Игнацио Петрони по прозвищу Ягуар. Альбертино взглянул на него новыми глазами. В нем больше не было ничего общего с этим страшным хищником.

В молодости было.

Тогда-то он и был этим сраным ягуаром.

В те времена, действительно, у него был маленький кошачий нос. Широкий рот. Пристальные злые глаза. И клыки.

Потом он начал толстеть.

Непрерывно. В восемнадцать он весил восемьдесят килограммов. В тридцать пять — уже сто тридцать. В сорок пять он весил сто шестьдесят. Теперь, когда ему было шестьдесят, он остановился на ста восьмидесяти, плюс-минус килограмм.

Гипофиз.

Гипофиз его начал сдавать еще в двадцать лет. Игнацио стал заплывать жиром, не сохранив ни формы, ни гармонии, ни пропорций. Безжалостно. Его несчастный скелет стал хрупким каркасом с наверченной сверху грудой жира и сала.
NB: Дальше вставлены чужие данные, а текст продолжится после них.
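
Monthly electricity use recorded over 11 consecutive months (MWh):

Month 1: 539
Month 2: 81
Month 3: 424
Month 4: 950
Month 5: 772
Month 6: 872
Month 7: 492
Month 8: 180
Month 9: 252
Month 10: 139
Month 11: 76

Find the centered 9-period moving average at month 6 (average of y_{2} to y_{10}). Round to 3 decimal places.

462.444

Sum of periods 2–10: 81 + 424 + 950 + 772 + 872 + 492 + 180 + 252 + 139 = 4162
Divide by 9: 4162 / 9 = 462.444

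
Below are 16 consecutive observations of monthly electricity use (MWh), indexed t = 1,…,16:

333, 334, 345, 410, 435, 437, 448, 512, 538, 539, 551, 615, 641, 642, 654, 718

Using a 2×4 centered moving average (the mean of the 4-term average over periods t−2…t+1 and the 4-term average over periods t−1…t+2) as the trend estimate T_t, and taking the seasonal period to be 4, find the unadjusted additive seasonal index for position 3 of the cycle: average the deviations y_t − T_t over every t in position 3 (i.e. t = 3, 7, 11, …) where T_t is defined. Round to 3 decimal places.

-22.917

Season position 3 occurs at t = 3, 7, 11 (where T_t is defined).
t=3: T_3 = 368.25000; y_3 − T_3 = 345 − 368.25000 = -23.25000
t=7: T_7 = 470.87500; y_7 − T_7 = 448 − 470.87500 = -22.87500
t=11: T_11 = 573.62500; y_11 − T_11 = 551 − 573.62500 = -22.62500
Mean deviation: (-23.25000 + -22.87500 + -22.62500) / 3 = -22.917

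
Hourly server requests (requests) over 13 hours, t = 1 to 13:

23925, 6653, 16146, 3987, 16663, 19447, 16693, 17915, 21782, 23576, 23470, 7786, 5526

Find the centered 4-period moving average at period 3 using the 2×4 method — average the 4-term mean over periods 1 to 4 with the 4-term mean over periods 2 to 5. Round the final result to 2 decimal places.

Sum over 1–4: 23925 + 6653 + 16146 + 3987 = 50711
Sum over 2–5: 6653 + 16146 + 3987 + 16663 = 43449
CMA at t=3 = (50711 + 43449) / (2·4) = 94160 / 8 = 11770.00

11770.00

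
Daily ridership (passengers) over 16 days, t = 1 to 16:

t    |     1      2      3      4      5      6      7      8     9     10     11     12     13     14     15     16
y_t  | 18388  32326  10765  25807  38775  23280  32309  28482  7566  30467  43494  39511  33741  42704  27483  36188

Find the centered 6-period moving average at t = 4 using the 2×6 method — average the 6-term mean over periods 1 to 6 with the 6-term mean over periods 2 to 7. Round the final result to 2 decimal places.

Sum over 1–6: 18388 + 32326 + 10765 + 25807 + 38775 + 23280 = 149341
Sum over 2–7: 32326 + 10765 + 25807 + 38775 + 23280 + 32309 = 163262
CMA at t=4 = (149341 + 163262) / (2·6) = 312603 / 12 = 26050.25

26050.25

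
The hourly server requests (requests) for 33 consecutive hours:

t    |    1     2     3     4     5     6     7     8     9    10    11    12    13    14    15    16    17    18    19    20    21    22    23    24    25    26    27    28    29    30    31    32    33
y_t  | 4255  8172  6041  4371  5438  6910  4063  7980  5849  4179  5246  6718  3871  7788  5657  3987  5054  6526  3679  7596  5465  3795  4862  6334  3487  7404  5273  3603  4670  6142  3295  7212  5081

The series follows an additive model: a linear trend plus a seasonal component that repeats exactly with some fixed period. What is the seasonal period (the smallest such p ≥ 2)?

First differences y_{t+1} − y_t: 3917, -2131, -1670, 1067, 1472, -2847, 3917, -2131, -1670, 1067, 1472, -2847, 3917, -2131, …
The difference pattern repeats every 6 terms and not for any smaller step, so p = 6.

6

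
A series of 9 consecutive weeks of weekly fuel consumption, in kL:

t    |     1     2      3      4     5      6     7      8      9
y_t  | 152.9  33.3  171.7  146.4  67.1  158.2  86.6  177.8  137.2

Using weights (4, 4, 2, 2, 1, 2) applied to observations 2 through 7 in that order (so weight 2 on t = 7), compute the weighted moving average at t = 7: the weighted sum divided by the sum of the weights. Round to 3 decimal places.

Weighted sum: 4·33.3 + 4·171.7 + 2·146.4 + 2·67.1 + 1·158.2 + 2·86.6 = 133.2 + 686.8 + 292.8 + 134.2 + 158.2 + 173.2 = 1578.4
Weight total: 4 + 4 + 2 + 2 + 1 + 2 = 15
WMA = 1578.4 / 15 = 105.227

105.227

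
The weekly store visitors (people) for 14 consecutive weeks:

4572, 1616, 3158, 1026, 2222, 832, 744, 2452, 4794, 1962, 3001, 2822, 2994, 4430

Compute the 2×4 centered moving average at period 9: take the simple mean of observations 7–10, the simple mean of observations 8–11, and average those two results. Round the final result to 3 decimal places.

Sum over 7–10: 744 + 2452 + 4794 + 1962 = 9952
Sum over 8–11: 2452 + 4794 + 1962 + 3001 = 12209
CMA at t=9 = (9952 + 12209) / (2·4) = 22161 / 8 = 2770.125

2770.125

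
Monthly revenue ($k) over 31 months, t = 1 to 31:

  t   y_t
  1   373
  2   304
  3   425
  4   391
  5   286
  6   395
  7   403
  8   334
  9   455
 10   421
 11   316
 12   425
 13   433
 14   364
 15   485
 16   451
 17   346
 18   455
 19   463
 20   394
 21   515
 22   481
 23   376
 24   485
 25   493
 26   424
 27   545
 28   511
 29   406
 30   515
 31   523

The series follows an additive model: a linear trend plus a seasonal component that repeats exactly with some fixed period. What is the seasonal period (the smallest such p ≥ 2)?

6

First differences y_{t+1} − y_t: -69, 121, -34, -105, 109, 8, -69, 121, -34, -105, 109, 8, -69, 121, …
The difference pattern repeats every 6 terms and not for any smaller step, so p = 6.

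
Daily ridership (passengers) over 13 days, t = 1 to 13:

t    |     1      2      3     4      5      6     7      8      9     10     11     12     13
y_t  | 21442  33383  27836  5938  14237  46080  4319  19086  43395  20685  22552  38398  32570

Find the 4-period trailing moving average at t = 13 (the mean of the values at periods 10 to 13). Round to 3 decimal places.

Sum of periods 10–13: 20685 + 22552 + 38398 + 32570 = 114205
Divide by 4: 114205 / 4 = 28551.250

28551.250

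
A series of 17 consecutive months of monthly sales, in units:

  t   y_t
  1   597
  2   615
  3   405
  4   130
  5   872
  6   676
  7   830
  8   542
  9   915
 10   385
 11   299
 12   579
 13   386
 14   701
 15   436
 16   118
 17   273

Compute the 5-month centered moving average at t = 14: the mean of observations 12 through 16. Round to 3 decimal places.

Sum of periods 12–16: 579 + 386 + 701 + 436 + 118 = 2220
Divide by 5: 2220 / 5 = 444.000

444.000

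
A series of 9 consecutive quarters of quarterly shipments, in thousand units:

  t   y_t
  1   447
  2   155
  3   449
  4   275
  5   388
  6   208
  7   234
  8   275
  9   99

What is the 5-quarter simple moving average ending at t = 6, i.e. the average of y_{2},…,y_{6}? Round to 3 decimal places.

Sum of periods 2–6: 155 + 449 + 275 + 388 + 208 = 1475
Divide by 5: 1475 / 5 = 295.000

295.000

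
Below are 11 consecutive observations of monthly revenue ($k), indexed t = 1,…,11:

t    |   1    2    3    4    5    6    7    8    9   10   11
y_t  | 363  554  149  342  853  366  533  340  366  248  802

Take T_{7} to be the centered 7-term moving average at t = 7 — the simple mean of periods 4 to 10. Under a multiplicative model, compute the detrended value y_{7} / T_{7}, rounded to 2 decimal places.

1.22

Trend T_7 = (342 + 853 + 366 + 533 + 340 + 366 + 248) / 7 = 3048/7 = 435.4286
Ratio to trend: 533 / 435.4286 = 1.22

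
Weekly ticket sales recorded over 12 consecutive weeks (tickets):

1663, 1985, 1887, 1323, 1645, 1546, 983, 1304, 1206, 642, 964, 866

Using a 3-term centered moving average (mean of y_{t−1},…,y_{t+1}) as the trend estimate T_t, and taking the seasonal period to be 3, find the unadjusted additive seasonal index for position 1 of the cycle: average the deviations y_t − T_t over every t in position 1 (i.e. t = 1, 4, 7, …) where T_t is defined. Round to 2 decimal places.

-295.11

Season position 1 occurs at t = 4, 7, 10 (where T_t is defined).
t=4: T_4 = 1618.3333; y_4 − T_4 = 1323 − 1618.3333 = -295.3333
t=7: T_7 = 1277.6667; y_7 − T_7 = 983 − 1277.6667 = -294.6667
t=10: T_10 = 937.3333; y_10 − T_10 = 642 − 937.3333 = -295.3333
Mean deviation: (-295.3333 + -294.6667 + -295.3333) / 3 = -295.11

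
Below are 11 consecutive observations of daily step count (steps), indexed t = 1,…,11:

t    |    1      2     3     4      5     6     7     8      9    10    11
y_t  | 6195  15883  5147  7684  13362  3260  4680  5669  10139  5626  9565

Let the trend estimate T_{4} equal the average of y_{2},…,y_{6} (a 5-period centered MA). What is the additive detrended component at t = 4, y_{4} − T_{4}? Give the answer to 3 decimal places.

Trend T_4 = (15883 + 5147 + 7684 + 13362 + 3260) / 5 = 45336/5 = 9067.20000
Detrended value: 7684 − 9067.20000 = -1383.200

-1383.200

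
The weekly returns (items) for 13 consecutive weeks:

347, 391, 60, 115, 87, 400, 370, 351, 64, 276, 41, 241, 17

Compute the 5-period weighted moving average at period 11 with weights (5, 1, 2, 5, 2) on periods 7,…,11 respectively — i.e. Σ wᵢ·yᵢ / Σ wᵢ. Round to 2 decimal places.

252.73

Weighted sum: 5·370 + 1·351 + 2·64 + 5·276 + 2·41 = 1850 + 351 + 128 + 1380 + 82 = 3791
Weight total: 5 + 1 + 2 + 5 + 2 = 15
WMA = 3791 / 15 = 252.73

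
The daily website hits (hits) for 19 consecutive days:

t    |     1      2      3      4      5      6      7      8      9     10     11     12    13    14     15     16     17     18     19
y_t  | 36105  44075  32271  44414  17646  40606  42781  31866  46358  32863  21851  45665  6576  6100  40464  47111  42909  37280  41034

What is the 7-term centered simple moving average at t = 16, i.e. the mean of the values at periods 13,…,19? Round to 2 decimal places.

31639.14

Sum of periods 13–19: 6576 + 6100 + 40464 + 47111 + 42909 + 37280 + 41034 = 221474
Divide by 7: 221474 / 7 = 31639.14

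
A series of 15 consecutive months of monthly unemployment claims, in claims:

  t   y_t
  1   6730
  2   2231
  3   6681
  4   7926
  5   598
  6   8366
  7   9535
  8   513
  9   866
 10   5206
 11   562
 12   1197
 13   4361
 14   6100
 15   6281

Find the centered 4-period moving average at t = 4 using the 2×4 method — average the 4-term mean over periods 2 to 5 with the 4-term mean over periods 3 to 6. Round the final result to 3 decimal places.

Sum over 2–5: 2231 + 6681 + 7926 + 598 = 17436
Sum over 3–6: 6681 + 7926 + 598 + 8366 = 23571
CMA at t=4 = (17436 + 23571) / (2·4) = 41007 / 8 = 5125.875

5125.875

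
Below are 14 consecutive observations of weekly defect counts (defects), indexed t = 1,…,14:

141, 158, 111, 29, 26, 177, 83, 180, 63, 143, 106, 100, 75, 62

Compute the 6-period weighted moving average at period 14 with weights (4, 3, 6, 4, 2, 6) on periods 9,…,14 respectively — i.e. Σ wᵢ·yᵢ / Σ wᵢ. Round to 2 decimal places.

89.56

Weighted sum: 4·63 + 3·143 + 6·106 + 4·100 + 2·75 + 6·62 = 252 + 429 + 636 + 400 + 150 + 372 = 2239
Weight total: 4 + 3 + 6 + 4 + 2 + 6 = 25
WMA = 2239 / 25 = 89.56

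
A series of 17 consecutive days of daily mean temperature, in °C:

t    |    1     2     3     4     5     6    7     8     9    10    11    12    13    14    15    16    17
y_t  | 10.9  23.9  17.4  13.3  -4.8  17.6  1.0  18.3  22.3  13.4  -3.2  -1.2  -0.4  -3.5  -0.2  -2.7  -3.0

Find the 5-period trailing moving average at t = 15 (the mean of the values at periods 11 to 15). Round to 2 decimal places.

Sum of periods 11–15: (-3.2) + (-1.2) + (-0.4) + (-3.5) + (-0.2) = -8.5
Divide by 5: -8.5 / 5 = -1.70

-1.70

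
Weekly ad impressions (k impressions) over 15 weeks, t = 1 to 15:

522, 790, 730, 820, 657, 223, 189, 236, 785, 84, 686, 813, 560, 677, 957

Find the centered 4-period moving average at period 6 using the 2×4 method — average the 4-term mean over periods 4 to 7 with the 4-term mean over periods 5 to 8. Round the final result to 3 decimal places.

Sum over 4–7: 820 + 657 + 223 + 189 = 1889
Sum over 5–8: 657 + 223 + 189 + 236 = 1305
CMA at t=6 = (1889 + 1305) / (2·4) = 3194 / 8 = 399.250

399.250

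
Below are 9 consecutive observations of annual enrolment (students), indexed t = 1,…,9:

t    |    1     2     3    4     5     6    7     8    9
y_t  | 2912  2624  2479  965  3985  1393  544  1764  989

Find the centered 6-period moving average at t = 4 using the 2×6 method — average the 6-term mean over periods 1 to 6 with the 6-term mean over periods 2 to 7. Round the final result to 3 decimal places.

Sum over 1–6: 2912 + 2624 + 2479 + 965 + 3985 + 1393 = 14358
Sum over 2–7: 2624 + 2479 + 965 + 3985 + 1393 + 544 = 11990
CMA at t=4 = (14358 + 11990) / (2·6) = 26348 / 12 = 2195.667

2195.667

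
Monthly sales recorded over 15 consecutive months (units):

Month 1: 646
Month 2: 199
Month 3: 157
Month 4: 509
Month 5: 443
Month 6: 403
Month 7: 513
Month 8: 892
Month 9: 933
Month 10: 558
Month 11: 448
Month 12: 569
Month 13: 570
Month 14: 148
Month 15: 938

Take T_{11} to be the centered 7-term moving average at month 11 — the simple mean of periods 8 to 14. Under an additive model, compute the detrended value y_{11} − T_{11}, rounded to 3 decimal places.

-140.286

Trend T_11 = (892 + 933 + 558 + 448 + 569 + 570 + 148) / 7 = 4118/7 = 588.28571
Detrended value: 448 − 588.28571 = -140.286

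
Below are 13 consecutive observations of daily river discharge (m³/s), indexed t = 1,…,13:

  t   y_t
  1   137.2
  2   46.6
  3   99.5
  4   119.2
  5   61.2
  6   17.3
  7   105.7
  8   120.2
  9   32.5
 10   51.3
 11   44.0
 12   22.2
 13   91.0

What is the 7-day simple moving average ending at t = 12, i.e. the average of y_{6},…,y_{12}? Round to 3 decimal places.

Sum of periods 6–12: 17.3 + 105.7 + 120.2 + 32.5 + 51.3 + 44.0 + 22.2 = 393.2
Divide by 7: 393.2 / 7 = 56.171

56.171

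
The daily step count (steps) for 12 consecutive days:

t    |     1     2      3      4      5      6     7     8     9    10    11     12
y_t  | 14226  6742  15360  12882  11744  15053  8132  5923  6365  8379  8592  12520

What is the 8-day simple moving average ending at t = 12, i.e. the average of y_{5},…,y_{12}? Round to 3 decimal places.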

Все методы лечения, которым он подвергался, ни капли не помогли. Его обкалывали гормонами, регулирующими обмен веществ, как подопытное животное. Никакого эффекта. Его тело не желало слушаться. Игнацио продолжал толстеть. Живот расплылся так, что, даже сидя, он не видел больше своих ног. Он и передвигался с трудом. Скорее катился, чем шел. Как морской лев на северном пляже. Руки и ноги — куски мяса, в которых не видно суставов. Ночью, из страха задохнуться под тяжестью собственного брюха, он спал в ванне с термостатом.

Стало пошаливать сердце. Аритмия, тромбы, спазмы. Бедное, но это не его вина. Оно было словно 500-кубовый двигатель, установленный на «феррари».

Три инфаркта. За десять лет.

Ягуар отправился в Америку. Хотел пересадить себе новое сердце. Доноров взялся найти сам. Для него это была не проблема.

Толпы врачей осматривали его. Потом сказали, что это невозможно. Любое сердце работало бы с трудом в такой биологической конструкции.

Разве что бычье могло подойти.

Он перенес четыре операции. Двенадцать шунтов.

Сейчас, сидя за столом, ломящимся от еды, он был похож скорее не на ягуара, а на кита. Кита, расположившегося в кресле, обтянутом красным бархатом. На нем был синий халат, широченный, как спинакер знаменитого парусника «Венецианский мавр», белая расстегнутая рубашка поверх майки, огромной, как двуспальная простыня. От его тела тянулись прозрачные трубки и разноцветные провода, уходящие внутрь электроаппарата, поставленного на стол посреди блюд.